For the first few billion years the earth was just a barren rock. Then microbes appeared, they broke down the rocks and made soil which led to plants flourishing.
Next came animals that ate the plants which were full of microbes so some microbes ended up in the guts of these animals. These microbes digested the animal’s food, manufacturing the spectrum of complex chemicals the animals needed and, most significantly, regulating appetite—sending out specific hormones to make the animals hungry for a particular food when they were low in it, and yet other hormones so they would stop eating when full.
Microbes didn’t just make soil—they became the hidden regulators of life itself, controlling appetite, energy, and survival.
Microbes Make Life Possible
We need the microbes to power the intelligent control system which regulates our bodies. Without these microbes we don’t live a long and healthy life—we overeat and get fat and sick.
Our modern food system is a highly sophisticated industrialised chemical process relying on synthetic fertilisers and toxic sprays which have eliminated the microbes. This has led to the modern epidemic of chronic diseases which is causing so much personal suffering for the population and so much cost to the Governments in charge of our health system.

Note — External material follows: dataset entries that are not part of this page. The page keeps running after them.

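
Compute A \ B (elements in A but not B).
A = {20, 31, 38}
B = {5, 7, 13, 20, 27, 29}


Set A = {20, 31, 38}
Set B = {5, 7, 13, 20, 27, 29}
A \ B includes elements in A that are not in B.
Check each element of A:
20 (in B, remove), 31 (not in B, keep), 38 (not in B, keep)
A \ B = {31, 38}

{31, 38}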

- Obesity affects much of the population.
- Diabetes is the fastest growing of all diseases, with over eight million people a year having a limb amputated.
- Heart attacks are the most common cause of death.
- Dementia must be one of the most heartbreaking conditions.
All these stem from not having the beneficial microbes in our gut that regulate our appetite.
Solution – Breed Microbes at Home
But we can solve this problem.
Microbes breed in organic waste, which makes breeding microbes easy, and they naturally move into plants. But they also die very quickly, which means they must be grown and eaten shortly after picking. In practice—since most people now live in apartments or have little garden—this means using special breeding containers at home.
The solution is not in more chemicals—it is in restoring our partnership with microbes, right in our homes.
This is cheaper than buying aged plants from a supermarket, but it does mean a change in behaviour, like having a breeding container on your balcony if you live in an apartment.
Microbes have a short life.
We already have the technology of breeding beneficial microbes. Gbiota basket-boxes breed beneficial microbes in organic waste under controlled conditions to grow the plants which contain the beneficial microbes.
This is straightforward, but we need to create a social change where people grow that critical part of their diet—gut-brain food—at home rather than relying on the centralised industrial chemical food system.
For that, we need a food social movement. The community has to be educated about the importance of our gut microbes and shown that they can grow these microbes at home, even if they have no garden or growing skills.

Local Gut-Brain Food Industry
We need to create a new industry where people can buy everything they need—the soil, boxes, seeds, etc.—from a local supplier and, if needed, get the critical support from a suitably qualified dietitian who understands how the gut microbes act as the control system for our appetite.
What we need is not just a product, but a movement—a cultural shift toward food that nurtures microbes, and in turn, nurtures us.
How do we create this societal change? We need to create a team of people with a range of skills who understand the benefits to the community of the gut microbes in regulating our bodies.